Malte : de nouvelles menaces contre The Shift News révèlent la pratique abusive de lois sur la diffamation
Une nouvelle menace d’action en justice contre la plateforme de journalisme d’investigation maltaise The Shift News met en évidence le recours de plus en plus abusif, au niveau international, à des lois sur la diffamation pour réduire au silence des enquêtes d'intérêt public. Reporters sans frontières (RSF) condamne cette nouvelle tentative de pression sur The Shift News et souligne la nécessité de prendre des mesures contre les menaces que la pratique des procès en diffamation fait peser sur le journalisme, et plus généralement sur la liberté de la presse.
Le 6 mars 2019, The Shift News a reçu une lettre du cabinet d’avocats londonien Simons Muirhead & Burton. Elle demandait, au nom du banquier russe Ruben Vardanyan, la suppression d’un article publié le 4 mars sous le titre « Troika Laundromat : comment les Russes ont transféré leur argent à l’Ouest ».
Cet article faisait état des révélations de l’enquête « Troika Laundromat » réalisée par l’Organized Crime and Corruption Reporting Project (OCCRP). Celle-ci révèle l’existence d’un système complexe de blanchiment d'argent organisé autour de la banque privée d’investissement russe Troika Dialog, qu’a dirigée Vardanyan. Dans sa lettre, le cabinet Simons Muirhead & Burton affirmait que l’article impliquait « des conséquences défavorables potentiellement très graves » pour Vardanyan, et déclarait : « Nous exigeons le retrait immédiat de l’article. »
The Shift News s’impose aujourd’hui comme l’un des seuls médias maltais qui, après l’assassinat de la journaliste Daphné Caruana Galizia en octobre 2017, continue de pratiquer un journalisme d’investigation de fond sur des sujets sensibles comme la corruption. Il a déjà subi plusieurs menaces de poursuites en diffamation, notamment de la part de Henley & Partners, une entreprise londonienne de conseil en citoyenneté mondiale et en résidence. The Shift News a toujours refusé de se plier aux demandes de retrait de contenu et a déclaré qu’il ne répondra pas à la demande de Vardanyan.

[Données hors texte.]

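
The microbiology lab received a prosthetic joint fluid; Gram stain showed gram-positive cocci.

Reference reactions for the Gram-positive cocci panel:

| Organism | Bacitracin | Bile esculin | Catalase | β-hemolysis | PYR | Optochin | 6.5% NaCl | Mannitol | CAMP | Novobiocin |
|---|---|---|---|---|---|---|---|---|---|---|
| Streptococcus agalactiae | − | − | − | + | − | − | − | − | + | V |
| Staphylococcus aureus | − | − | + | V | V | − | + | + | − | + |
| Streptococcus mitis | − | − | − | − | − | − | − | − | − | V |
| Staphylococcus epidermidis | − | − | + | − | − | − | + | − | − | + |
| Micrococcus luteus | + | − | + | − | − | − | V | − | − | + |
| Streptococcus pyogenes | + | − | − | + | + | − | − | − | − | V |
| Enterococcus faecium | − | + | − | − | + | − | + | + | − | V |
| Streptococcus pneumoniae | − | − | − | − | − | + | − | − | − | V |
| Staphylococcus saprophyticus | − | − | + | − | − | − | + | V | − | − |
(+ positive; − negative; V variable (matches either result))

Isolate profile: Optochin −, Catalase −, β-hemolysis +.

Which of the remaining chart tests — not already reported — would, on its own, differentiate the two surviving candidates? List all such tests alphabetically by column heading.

Bacitracin, CAMP, PYR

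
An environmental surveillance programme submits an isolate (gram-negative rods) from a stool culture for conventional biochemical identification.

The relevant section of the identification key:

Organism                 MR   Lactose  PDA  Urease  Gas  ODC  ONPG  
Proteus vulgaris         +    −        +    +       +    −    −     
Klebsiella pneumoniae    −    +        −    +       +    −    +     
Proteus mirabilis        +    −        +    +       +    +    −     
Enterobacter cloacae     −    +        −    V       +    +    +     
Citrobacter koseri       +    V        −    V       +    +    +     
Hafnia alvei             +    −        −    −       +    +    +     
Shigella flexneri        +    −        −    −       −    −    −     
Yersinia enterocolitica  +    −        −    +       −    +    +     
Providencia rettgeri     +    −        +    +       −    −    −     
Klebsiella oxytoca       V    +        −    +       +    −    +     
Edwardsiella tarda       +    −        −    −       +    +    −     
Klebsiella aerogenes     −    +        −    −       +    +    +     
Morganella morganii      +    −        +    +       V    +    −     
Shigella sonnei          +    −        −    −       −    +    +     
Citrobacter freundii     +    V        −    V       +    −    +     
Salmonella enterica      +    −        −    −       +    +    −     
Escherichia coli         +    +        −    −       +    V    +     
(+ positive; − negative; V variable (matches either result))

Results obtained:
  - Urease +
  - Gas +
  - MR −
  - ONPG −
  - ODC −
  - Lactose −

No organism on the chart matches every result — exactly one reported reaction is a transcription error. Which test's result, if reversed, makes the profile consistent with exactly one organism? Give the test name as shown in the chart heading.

As reported, no row in the chart matches all 6 reactions.
Reversing MR (to +) → unique match: Proteus vulgaris.
Reversing Urease → still no organism matches.
Reversing Lactose → still no organism matches.
Reversing ONPG → still no organism matches.
Reversing Gas → still no organism matches.
Reversing ODC → still no organism matches.

MR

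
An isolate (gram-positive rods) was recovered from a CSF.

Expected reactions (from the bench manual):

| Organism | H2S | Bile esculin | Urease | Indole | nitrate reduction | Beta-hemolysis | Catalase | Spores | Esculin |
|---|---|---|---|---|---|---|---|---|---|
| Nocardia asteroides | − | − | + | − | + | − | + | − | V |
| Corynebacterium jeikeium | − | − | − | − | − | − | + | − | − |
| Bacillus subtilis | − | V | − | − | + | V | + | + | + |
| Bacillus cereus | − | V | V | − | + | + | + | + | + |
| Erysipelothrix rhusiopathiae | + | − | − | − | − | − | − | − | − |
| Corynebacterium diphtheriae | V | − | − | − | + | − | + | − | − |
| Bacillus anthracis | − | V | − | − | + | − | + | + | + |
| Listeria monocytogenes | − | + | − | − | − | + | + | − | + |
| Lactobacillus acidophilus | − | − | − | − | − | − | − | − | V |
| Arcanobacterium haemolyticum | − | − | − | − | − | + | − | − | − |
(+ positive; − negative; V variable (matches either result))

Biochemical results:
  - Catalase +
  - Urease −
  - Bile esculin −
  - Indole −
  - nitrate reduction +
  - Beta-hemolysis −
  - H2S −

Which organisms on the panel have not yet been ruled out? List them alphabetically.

Bacillus anthracis, Bacillus subtilis, Corynebacterium diphtheriae

Indole −: all 10 remaining candidates are consistent.
Catalase +: excludes Erysipelothrix rhusiopathiae, Lactobacillus acidophilus, Arcanobacterium haemolyticum — 7 left.
nitrate reduction +: excludes Corynebacterium jeikeium, Listeria monocytogenes — 5 left.
Beta-hemolysis −: excludes Bacillus cereus — 4 left.
H2S −: all 4 remaining candidates are consistent.
Bile esculin −: all 4 remaining candidates are consistent.
Urease −: excludes Nocardia asteroides — 3 left.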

« Nous condamnons cette nouvelle menace comme étant la plus récente d’une longue série de tentatives visant à faire pression sur The Shift News, qui continue courageusement à mener des enquêtes risquées que d’autres n’osent même pas envisager. Elle souligne également l’abus croissant, au niveau international, de lois sur la diffamation pour étouffer les reportages d’investigation d’intérêt public - bien trop souvent avec l’implication de sociétés basées à Londres dans ce qui se résume à des tentatives de censure de médias indépendants », a déclaré Rebecca Vincent, directrice du bureau de RSF à Londres.
A Malte, la loi sur la diffamation a fait l’objet d’utilisations abusives : plus de 16 mois après son assassinat, un total de 27 actions en diffamation contre Daphné Caruana Galizia sont toujours en cours à titre posthume. L’une a été engagée par le Premier ministre Joseph Muscat – qui poursuit également le fils de la journaliste, Matthew Caruana Galizia. Deux autres actions ont été initiées par Keith Schembri, chef de cabinet de Mascate, et une par Konrad Mizzi, ministre du Tourisme, qui, aujourd’hui, a abandonné deux poursuites contre Caruana Galizia liées aux articles de Panama.
Le 4 mars, Rebecca Vincent, directrice du bureau de RSF à Londres, a participé à un atelier à la faculté de droit de l’université d’Aberdeen, où des experts internationaux ont examiné le recours croissant aux Poursuites stratégiques contre la participation publique (Strategic Lawsuits Against Public Participation, ou SLAPP), les actions contre The Shift Newset Daphne Caruana Galizia ayant servi d’études de cas. RSF et d'autres participants se sont engagés à explorer d’autres possibilités de collaboration pour faire face aux menaces croissantes que l’abus des lois sur la diffamation fait peser sur le journalisme et la liberté de la presse en général.
Malte occupe la 65e place sur 180 au Classement mondial de la liberté de la presse de RSF.